Ben Falcone, managing director at Kayne Anderson Rudnick, said the small-cap lens offered a compelling counter-narrative - less about capex arms races and more about who quietly turns AI into durable earnings growth.
Investors were also still digesting a sharp selloff in gold and silver following the nomination of former Federal Reserve Governor Kevin Warsh, a development traders viewed as hawkish.
Away from technology, Walmart WMT.O became the first retailer ever to hit $1 trillion in market valuation, with its shares rising 2.2%.
Among mega-cap movers, Alphabet GOOGL.O edged up 0.1%, while Amazon AMZN.O dropped 2.4%.
Both the companies - members of the "Magnificent Seven" - are due to report later this week. Their results are another gauge of the race to commercialize AI and whether companies can show clearer, tangible returns on surging capital spending that can support their lofty price tags.
Advanced Micro Devices AMD.O and server maker Super Micro Computer SMCI.O, both due to report after the close, fell over 0.5% each.
Meanwhile, Walt Disney DIS.N named theme parks head Josh D'Amaro as CEO, placing a longtime insider at the helm and ending succession uncertainty. Its shares dipped 1.8%.
PayPal PYPL.O forecast 2026 profit below estimates, sending its shares plunging 18.4%.
At 11:12 a.m. ET, the Dow Jones Industrial Average .DJI rose 41.07 points, or 0.08%, to 49,448.73, the S&P 500 .SPX lost 31.21 points, or 0.45%, to 6,945.23 and the Nasdaq Composite .IXIC lost 240.62 points, or 1.02%, to 23,351.49.
EARNINGS DELUGE
With one quarter of the S&P 500 set to report quarterly results this week, analysts expect companies to have grown their earnings nearly 11% in the December quarter, up from an estimate of about 9% at the start of January, according to LSEG data.

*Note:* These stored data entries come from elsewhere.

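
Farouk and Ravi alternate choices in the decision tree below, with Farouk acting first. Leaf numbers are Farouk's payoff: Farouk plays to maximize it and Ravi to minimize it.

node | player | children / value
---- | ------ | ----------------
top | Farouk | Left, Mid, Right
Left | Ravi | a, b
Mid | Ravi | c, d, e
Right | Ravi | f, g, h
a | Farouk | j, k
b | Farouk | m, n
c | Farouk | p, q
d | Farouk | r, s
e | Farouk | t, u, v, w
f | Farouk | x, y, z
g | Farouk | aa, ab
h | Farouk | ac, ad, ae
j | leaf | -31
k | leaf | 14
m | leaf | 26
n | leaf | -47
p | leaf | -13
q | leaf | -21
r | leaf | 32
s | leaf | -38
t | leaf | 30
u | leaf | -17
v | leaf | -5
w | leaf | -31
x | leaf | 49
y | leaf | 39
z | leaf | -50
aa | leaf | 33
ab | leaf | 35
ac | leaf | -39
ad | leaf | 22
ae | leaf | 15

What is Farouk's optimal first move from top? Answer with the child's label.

Right

a (Farouk): max(-31, 14) = 14
b (Farouk): max(26, -47) = 26
Left (Ravi): min(14, 26) = 14
c (Farouk): max(-13, -21) = -13
d (Farouk): max(32, -38) = 32
e (Farouk): max(30, -17, -5, -31) = 30
Mid (Ravi): min(-13, 32, 30) = -13
f (Farouk): max(49, 39, -50) = 49
g (Farouk): max(33, 35) = 35
h (Farouk): max(-39, 22, 15) = 22
Right (Ravi): min(49, 35, 22) = 22
top (Farouk): max(14, -13, 22) = 22
Farouk at top wants the highest of {Left=14, Mid=-13, Right=22}, so chooses Right.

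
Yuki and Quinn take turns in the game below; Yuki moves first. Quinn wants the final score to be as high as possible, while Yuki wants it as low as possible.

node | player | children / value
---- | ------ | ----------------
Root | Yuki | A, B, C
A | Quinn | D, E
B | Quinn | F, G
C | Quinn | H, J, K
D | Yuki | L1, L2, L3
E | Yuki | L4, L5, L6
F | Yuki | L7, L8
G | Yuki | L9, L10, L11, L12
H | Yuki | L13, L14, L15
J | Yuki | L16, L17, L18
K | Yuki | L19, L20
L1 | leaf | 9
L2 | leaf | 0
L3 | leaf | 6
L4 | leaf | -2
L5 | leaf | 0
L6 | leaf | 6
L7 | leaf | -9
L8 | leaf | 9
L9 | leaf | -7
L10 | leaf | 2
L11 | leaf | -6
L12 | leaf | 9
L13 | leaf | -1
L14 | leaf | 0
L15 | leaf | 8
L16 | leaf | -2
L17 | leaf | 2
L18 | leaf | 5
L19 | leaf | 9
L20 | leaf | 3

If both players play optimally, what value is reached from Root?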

Pfizer PFE.N shares fell 3.6% despite posting fourth-quarter profit above estimates, while Merck MRK.N rose 1.4% after quarterly results.

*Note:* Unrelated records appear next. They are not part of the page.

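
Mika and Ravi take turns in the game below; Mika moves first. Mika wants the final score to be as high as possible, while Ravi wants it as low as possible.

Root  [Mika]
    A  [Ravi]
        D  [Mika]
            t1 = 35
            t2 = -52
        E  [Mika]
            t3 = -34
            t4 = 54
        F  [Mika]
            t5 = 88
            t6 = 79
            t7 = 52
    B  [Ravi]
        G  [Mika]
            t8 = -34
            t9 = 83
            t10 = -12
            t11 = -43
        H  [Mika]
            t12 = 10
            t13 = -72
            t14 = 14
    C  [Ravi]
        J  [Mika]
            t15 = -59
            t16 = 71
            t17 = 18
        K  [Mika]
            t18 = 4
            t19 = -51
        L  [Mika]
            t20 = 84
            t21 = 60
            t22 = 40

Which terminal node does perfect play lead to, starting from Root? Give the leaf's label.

D (Mika): max(35, -52) = 35
E (Mika): max(-34, 54) = 54
F (Mika): max(88, 79, 52) = 88
A (Ravi): min(35, 54, 88) = 35
G (Mika): max(-34, 83, -12, -43) = 83
H (Mika): max(10, -72, 14) = 14
B (Ravi): min(83, 14) = 14
J (Mika): max(-59, 71, 18) = 71
K (Mika): max(4, -51) = 4
L (Mika): max(84, 60, 40) = 84
C (Ravi): min(71, 4, 84) = 4
Root (Mika): max(35, 14, 4) = 35
At Root, Mika picks A (highest: 35).
At A, Ravi picks D (lowest: 35).
At D, Mika picks t1 (highest: 35).
Terminal value 35.

t1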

PepsiCo PEP.O shares gained 3%, with the brand announcing a price cut on core brands such as Lay's and Doritos.
Markets were also watching for a deal that is due to be passed by the House of Representatives later in the day to end the latest shutdown that has again thrown economic releases off schedule, delaying the closely watched January jobs report that had been due on Friday.
Tuesday's JOLTS report has also been postponed.